The first Cayman land grants by the English Crown were made in 1734 and it is likely that these first settlers brought slaves. The holdings were granted to Campbell, Middleton, Bodden, Spofforth, Foster and Crymble. In 1773, the cartographer George Gauld drew the first map of Grand Cayman for the Royal Navy. He made a note in the margin, marking the population at 400 – half free and half slaves.
By 1802, when Edward Corbett did his census, the population of Grand Cayman had grown to 933, of which 545 were slaves. Interestingly, only two of the original founding families (Foster and Bodden) still remain.

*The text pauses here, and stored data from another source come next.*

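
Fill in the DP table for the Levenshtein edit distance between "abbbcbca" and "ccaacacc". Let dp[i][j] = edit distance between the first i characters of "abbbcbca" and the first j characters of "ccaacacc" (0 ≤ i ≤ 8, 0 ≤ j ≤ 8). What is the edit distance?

6

   ''  c  c  a  a  c  a  c  c
''  0  1  2  3  4  5  6  7  8
 a  1  1  2  2  3  4  5  6  7
 b  2  2  2  3  3  4  5  6  7
 b  3  3  3  3  4  4  5  6  7
 b  4  4  4  4  4  5  5  6  7
 c  5  4  4  5  5  4  5  5  6
 b  6  5  5  5  6  5  5  6  6
 c  7  6  5  6  6  6  6  5  6
 a  8  7  6  5  6  7  6  6  6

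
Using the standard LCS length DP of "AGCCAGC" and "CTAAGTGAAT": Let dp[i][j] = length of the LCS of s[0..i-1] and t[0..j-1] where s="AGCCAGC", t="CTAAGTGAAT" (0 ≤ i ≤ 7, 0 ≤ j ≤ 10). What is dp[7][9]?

3

   ''  C  T  A  A  G  T  G  A  A  T
''  0  0  0  0  0  0  0  0  0  0  0
 A  0  0  0  1  1  1  1  1  1  1  1
 G  0  0  0  1  1  2  2  2  2  2  2
 C  0  1  1  1  1  2  2  2  2  2  2
 C  0  1  1  1  1  2  2  2  2  2  2
 A  0  1  1  2  2  2  2  2  3  3  3
 G  0  1  1  2  2  3  3  3  3  3  3
 C  0  1  1  2  2  3  3  3  3  3  3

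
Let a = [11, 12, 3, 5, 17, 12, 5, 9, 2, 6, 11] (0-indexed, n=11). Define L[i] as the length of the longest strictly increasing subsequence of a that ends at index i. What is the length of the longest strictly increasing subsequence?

4

   i    0    1    2    3    4    5    6    7    8    9   10
a[i]   11   12    3    5   17   12    5    9    2    6   11
L[i]    1    2    1    2    3    3    2    3    1    3    4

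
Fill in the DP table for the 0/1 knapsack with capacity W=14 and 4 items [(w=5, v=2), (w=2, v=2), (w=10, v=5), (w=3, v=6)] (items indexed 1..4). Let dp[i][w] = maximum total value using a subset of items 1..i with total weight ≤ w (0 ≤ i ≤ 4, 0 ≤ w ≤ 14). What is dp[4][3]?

i\w   0   1   2   3   4   5   6   7   8   9  10  11  12  13  14
  0   0   0   0   0   0   0   0   0   0   0   0   0   0   0   0
  1   0   0   0   0   0   2   2   2   2   2   2   2   2   2   2
  2   0   0   2   2   2   2   2   4   4   4   4   4   4   4   4
  3   0   0   2   2   2   2   2   4   4   4   5   5   7   7   7
  4   0   0   2   6   6   8   8   8   8   8  10  10  10  11  11

6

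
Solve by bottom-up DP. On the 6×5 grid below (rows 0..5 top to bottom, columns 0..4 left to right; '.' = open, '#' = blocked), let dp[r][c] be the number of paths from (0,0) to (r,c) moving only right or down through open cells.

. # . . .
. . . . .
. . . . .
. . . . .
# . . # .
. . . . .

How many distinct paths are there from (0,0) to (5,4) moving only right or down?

r\c   0   1   2   3   4
  0   1   0   0   0   0
  1   1   1   1   1   1
  2   1   2   3   4   5
  3   1   3   6  10  15
  4   0   3   9   0  15
  5   0   3  12  12  27

27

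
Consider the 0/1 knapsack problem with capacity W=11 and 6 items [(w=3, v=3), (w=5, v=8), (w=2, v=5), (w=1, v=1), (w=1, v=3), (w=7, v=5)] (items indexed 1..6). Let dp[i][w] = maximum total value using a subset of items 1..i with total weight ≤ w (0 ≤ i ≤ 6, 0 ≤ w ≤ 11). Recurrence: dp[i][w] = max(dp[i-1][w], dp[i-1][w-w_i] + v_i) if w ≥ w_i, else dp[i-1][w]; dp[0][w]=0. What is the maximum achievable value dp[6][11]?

19

i\w   0   1   2   3   4   5   6   7   8   9  10  11
  0   0   0   0   0   0   0   0   0   0   0   0   0
  1   0   0   0   3   3   3   3   3   3   3   3   3
  2   0   0   0   3   3   8   8   8  11  11  11  11
  3   0   0   5   5   5   8   8  13  13  13  16  16
  4   0   1   5   6   6   8   9  13  14  14  16  17
  5   0   3   5   8   9   9  11  13  16  17  17  19
  6   0   3   5   8   9   9  11  13  16  17  17  19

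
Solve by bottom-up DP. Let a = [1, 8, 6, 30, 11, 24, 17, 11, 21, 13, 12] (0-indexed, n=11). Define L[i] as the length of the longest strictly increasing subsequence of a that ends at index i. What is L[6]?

4

   i    0    1    2    3    4    5    6    7    8    9   10
a[i]    1    8    6   30   11   24   17   11   21   13   12
L[i]    1    2    2    3    3    4    4    3    5    4    4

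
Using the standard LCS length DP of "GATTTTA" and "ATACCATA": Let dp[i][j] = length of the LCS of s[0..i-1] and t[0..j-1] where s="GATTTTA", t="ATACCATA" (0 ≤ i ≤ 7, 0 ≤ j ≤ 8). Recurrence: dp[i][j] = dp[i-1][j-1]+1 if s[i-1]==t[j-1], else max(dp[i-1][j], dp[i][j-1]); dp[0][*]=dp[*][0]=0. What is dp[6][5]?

2

   ''  A  T  A  C  C  A  T  A
''  0  0  0  0  0  0  0  0  0
 G  0  0  0  0  0  0  0  0  0
 A  0  1  1  1  1  1  1  1  1
 T  0  1  2  2  2  2  2  2  2
 T  0  1  2  2  2  2  2  3  3
 T  0  1  2  2  2  2  2  3  3
 T  0  1  2  2  2  2  2  3  3
 A  0  1  2  3  3  3  3  3  4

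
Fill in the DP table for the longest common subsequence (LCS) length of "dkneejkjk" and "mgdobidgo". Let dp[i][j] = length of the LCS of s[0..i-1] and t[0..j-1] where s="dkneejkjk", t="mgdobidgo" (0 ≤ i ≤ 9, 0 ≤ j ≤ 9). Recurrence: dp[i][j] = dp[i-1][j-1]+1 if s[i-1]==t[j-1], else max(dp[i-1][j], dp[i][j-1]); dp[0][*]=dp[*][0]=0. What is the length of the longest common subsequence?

1

   ''  m  g  d  o  b  i  d  g  o
''  0  0  0  0  0  0  0  0  0  0
 d  0  0  0  1  1  1  1  1  1  1
 k  0  0  0  1  1  1  1  1  1  1
 n  0  0  0  1  1  1  1  1  1  1
 e  0  0  0  1  1  1  1  1  1  1
 e  0  0  0  1  1  1  1  1  1  1
 j  0  0  0  1  1  1  1  1  1  1
 k  0  0  0  1  1  1  1  1  1  1
 j  0  0  0  1  1  1  1  1  1  1
 k  0  0  0  1  1  1  1  1  1  1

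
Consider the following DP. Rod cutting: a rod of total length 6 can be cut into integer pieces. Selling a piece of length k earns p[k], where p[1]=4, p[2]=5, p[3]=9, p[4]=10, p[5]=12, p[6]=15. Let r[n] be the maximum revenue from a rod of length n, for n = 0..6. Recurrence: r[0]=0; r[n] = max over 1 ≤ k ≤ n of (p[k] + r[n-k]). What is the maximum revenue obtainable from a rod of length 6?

24

   n    0    1    2    3    4    5    6
r[n]    0    4    8   12   16   20   24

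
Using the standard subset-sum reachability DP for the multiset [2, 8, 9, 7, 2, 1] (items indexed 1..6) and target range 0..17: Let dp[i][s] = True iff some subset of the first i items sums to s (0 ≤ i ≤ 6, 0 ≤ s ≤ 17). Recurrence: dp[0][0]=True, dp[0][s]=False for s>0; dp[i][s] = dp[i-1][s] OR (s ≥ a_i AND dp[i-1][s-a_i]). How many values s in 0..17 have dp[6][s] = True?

i\s   0   1   2   3   4   5   6   7   8   9  10  11  12  13  14  15  16  17
  0   T   F   F   F   F   F   F   F   F   F   F   F   F   F   F   F   F   F
  1   T   F   T   F   F   F   F   F   F   F   F   F   F   F   F   F   F   F
  2   T   F   T   F   F   F   F   F   T   F   T   F   F   F   F   F   F   F
  3   T   F   T   F   F   F   F   F   T   T   T   T   F   F   F   F   F   T
  4   T   F   T   F   F   F   F   T   T   T   T   T   F   F   F   T   T   T
  5   T   F   T   F   T   F   F   T   T   T   T   T   T   T   F   T   T   T
  6   T   T   T   T   T   T   F   T   T   T   T   T   T   T   T   T   T   T

17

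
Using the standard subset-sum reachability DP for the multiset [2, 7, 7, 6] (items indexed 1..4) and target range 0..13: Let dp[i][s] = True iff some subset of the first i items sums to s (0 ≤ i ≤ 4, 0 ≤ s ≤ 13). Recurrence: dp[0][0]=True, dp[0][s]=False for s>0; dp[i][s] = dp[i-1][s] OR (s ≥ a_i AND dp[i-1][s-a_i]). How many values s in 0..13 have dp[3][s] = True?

i\s   0   1   2   3   4   5   6   7   8   9  10  11  12  13
  0   T   F   F   F   F   F   F   F   F   F   F   F   F   F
  1   T   F   T   F   F   F   F   F   F   F   F   F   F   F
  2   T   F   T   F   F   F   F   T   F   T   F   F   F   F
  3   T   F   T   F   F   F   F   T   F   T   F   F   F   F
  4   T   F   T   F   F   F   T   T   T   T   F   F   F   T

4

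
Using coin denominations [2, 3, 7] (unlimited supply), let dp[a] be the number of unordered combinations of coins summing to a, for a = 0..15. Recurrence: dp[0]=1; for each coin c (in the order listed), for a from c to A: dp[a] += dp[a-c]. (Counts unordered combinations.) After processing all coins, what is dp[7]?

2

after  coin     0     1     2     3     4     5     6     7     8     9    10    11    12    13    14    15
          2     1     0     1     0     1     0     1     0     1     0     1     0     1     0     1     0
          3     1     0     1     1     1     1     2     1     2     2     2     2     3     2     3     3
          7     1     0     1     1     1     1     2     2     2     3     3     3     4     4     5     5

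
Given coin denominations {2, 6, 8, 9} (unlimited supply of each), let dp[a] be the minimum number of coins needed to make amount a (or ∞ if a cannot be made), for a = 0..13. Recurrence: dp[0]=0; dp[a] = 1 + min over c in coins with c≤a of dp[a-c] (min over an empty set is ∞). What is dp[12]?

2

 a  0  1  2  3  4  5  6  7  8  9 10 11 12 13
dp  0  -  1  -  2  -  1  -  1  1  2  2  2  3
(- denotes ∞ / unreachable)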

It is possible some of these families returned to Jamaica with their slaves having found Cayman unsuitable for planting on a large scale. According to Bertie Ebanks’ book ‘Cayman Emerges’, there were no more than 985 slaves, out of a total population of 2,000, when slavery was officially abolished in 1833, resulting in a ratio of about one slave to one non-slave.
This makes Cayman very unusual compared to other Caribbean islands, particularly Jamaica, where the ratio was 10 slaves to 1 free man at the time of emancipation. In exchange for their freedom, the claims of all the 116 Caymanian slave-owners totalled 447,765 Pounds Sterling.
To this day, Cayman has very good race relations and according to the author Gary Lee Roper, quoting from his book ‘Antebellum Slavery’, “Grand Cayman differs greatly from its neighbour Jamaica, in that there were no large plantations on the three small Cayman Islands, slaves were limited to the trades and domestic arts.”
This is part of what differentiates the Cayman Islands from other slave-owning nations in this time period. Although slavery existed in Cayman for about a century, it was not ultimately able to prosper because the main sources of industry on the island were not in areas that were conducive to slave trade, such as farming and agriculture.